Wednesday, April 28, 2010

The shell-less snails of Taipei: Colebatch

Tim Colebatch follows up his recent excellent article on housing and tax with another on the consequences of a housing bubble – this time looking at lessons from Taipei, where the so-called 'snails without shells' – young persons priced out of the owner-occupied housing market – are protesting unaffordable housing.

(Snail and friends in unaffordable Taipei.)

Colebatch's article also refers to another recent controversy: whether Australian house prices have been pushed up by foreign buyers, which reportedly had been given a filip by the Federal Government when it relaxed the regulation of such purchases by the Foreign Investment Review Board last year.

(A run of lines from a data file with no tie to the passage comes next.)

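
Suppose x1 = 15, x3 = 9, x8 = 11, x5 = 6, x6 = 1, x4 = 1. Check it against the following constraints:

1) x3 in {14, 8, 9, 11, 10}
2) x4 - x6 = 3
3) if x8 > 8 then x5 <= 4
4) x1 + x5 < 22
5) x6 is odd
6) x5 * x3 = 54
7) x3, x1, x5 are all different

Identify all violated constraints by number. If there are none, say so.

1) x3 = 9 is in {14, 8, 9, 11, 10}  true
2) x4 - x6 = 1 - 1 = 0, not 3  false
3) x8 = 11 > 8, so we need x5 ≤ 4; but x5 = 6 > 4  false
4) x1 + x5 = 15 + 6 = 21; 21 < 22  true
5) x6 = 1 is odd  true
6) x5 * x3 = 6 * 9 = 54  true
7) values 9, 15, 6 are pairwise distinct  true

Constraints 2 and 3 do not hold.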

Here at the Brown Couch we watched with amusement as the TV current affairs shows tried to report this one, not sure whether to appeal to the presumed racism of their audience (ie 'cashed-up Chinese are buying all our houses – boo!'), or their presumed greed as house-price speculators (ie 'cashed-up Chinese are buying all our houses – hooray!').

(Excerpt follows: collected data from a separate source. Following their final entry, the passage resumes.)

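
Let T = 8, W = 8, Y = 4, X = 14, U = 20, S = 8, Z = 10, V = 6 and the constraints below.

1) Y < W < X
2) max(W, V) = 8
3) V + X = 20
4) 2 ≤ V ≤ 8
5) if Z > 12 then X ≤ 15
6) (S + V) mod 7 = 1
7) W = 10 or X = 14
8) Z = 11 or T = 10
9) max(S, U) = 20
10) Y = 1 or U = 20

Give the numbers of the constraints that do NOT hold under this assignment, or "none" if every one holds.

The assignment fails constraints 6, 8.

1) values 4 < 8 < 14 — OK.
2) max(8, 6) = 8 — OK.
3) V + X = 6 + 14 = 20 — OK.
4) V = 6 lies in [2, 8] — OK.
5) Z = 10, not > 12; antecedent false, conditional vacuously true — OK.
6) S + V = 14; 14 mod 7 = 0, not 1 — violated.
7) W = 8 ≠ 10, but X = 14 = 14 (second disjunct) — OK.
8) Z = 10 ≠ 11 and T = 8 ≠ 10; both disjuncts false — violated.
9) max(8, 20) = 20 — OK.
10) Y = 4 ≠ 1, but U = 20 = 20 (second disjunct) — OK.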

The Government is now moving to tighten the regulations up again. The Urban Taskforce, the developer lobby group, liked the relaxed approach. Its Chief Executive, Aaron Gadiel explained:

a renter will not be fussed if their landlord lives in Australia or overseas – they just want a home. By allowing foreign investors to purchase new housing, more apartment development is made possible, which in turn means more homes available to renters.
Fair enough – up to a point. This position holds only in relation to investment in newly built housing, not purchases of existing stock. It is not clear that overseas landlords have done any better than their Australian counterparts in building new stock, rather than just buying and bidding up the price of homes already in existence.

Thursday, April 15, 2010

The Housing Debt Mountain

This afternoon Steve Keen commences his long walk from Parliament House to Mount Kosciuszko, turning a losing bet about house prices into a campaign against the mad financing – and daft government policies, like the First Home Owners Grant – that makes housing unaffordable.

(Mount Kosciuszko)

(Mount Debt)

The Brown Couch wishes that the wind is at his back.

Tuesday, April 13, 2010

Congratulations, Murdochs

Double congratulations from the Brown Couch to glamorous Sydney couple, Lachlan and Sarah Murdoch.

(The Murdochs)

Congratulations first on the announcement today of the birth of their third child... and secondly on the news that they have entered into a two-year fixed term agreement for Coolong, the handsome Vaucluse pile. The Murdochs are tenants.


Better do the condition report very carefully.

The Murdochs are one of the 40 per cent of New South Wales renting households with dependent children. In fact, at the 2006 Census, 16 per cent of all New South Wales residents living in rental housing were children aged under ten.

Wednesday, April 7, 2010

Subletting: how the draft Bill would work

The REI has been banging on about the subletting provisions of the draft Residential Tenancies Bill again. They just don't get it. As a service to confused agents, here's how the subletting provisions would work.

For the purposes of the exercise, I'll need to employ a couple of educational aids. Meet Tina Tenant and Sally Subtenant:

(Tina Tenant (left) and Sally Subtenant (right))

Now meet Lenny Landlord:
(Lenny Landlord)

Let's begin.

Scenario 1
: Tina is thinking of subletting to Sally without Lenny's consent.
The draft Bill says: she better not. If she did, Tina would be in breach of her tenancy agreement. Lenny could, if he so chose, give a notice of termination on this ground. (This is the same as the current law.)

Scenario 2: Tina is going overseas for six months. She asks Lenny if she can sublet the entire premises to Sally while she is gone.
The draft Bill says: Lenny can refuse consent – no ifs or buts. He can refuse even if it is unreasonable to so. (This is the same as the current law.)

Scenario 3: Tina wants Sally to move in with her. She asks Lenny if she can sublet the spare room to Sally.
The draft Bill says: Lenny can refuse consent, but not unreasonably. (This is a change from the current law – and a pretty minor change at that.)

Let's look more closely at what the draft Bill says about 'reasonable refusal'.

Scenario 3a: Tina asks Lenny's consent to sublet the spare room to Sally. Lenny knows about Sally – and he would never give a tenancy to her if she applied for one.
The draft Bill says: Lenny can refuse consent. The draft Bill expressly provides that a landlord may refuse consent to a subtenant if the landlord would not have approved that subtenant for a tenancy.

Scenario 3b: Tina asks Lenny's consent to sublet the spare room to Sally. Lenny says 'no no, I don't care who it is, I'm not even going to consider it.'
The draft Bill says: Tina may not go ahead and sublet the spare room – that would be a breach. However, she may, if she so chooses, apply to the Tribunal for an order allowing her to sublet the spare room. The Tribunal will decide whether Lenny's refusal was unreasonable.

This is what the agents have been making so much noise about. Not that big a deal, is it?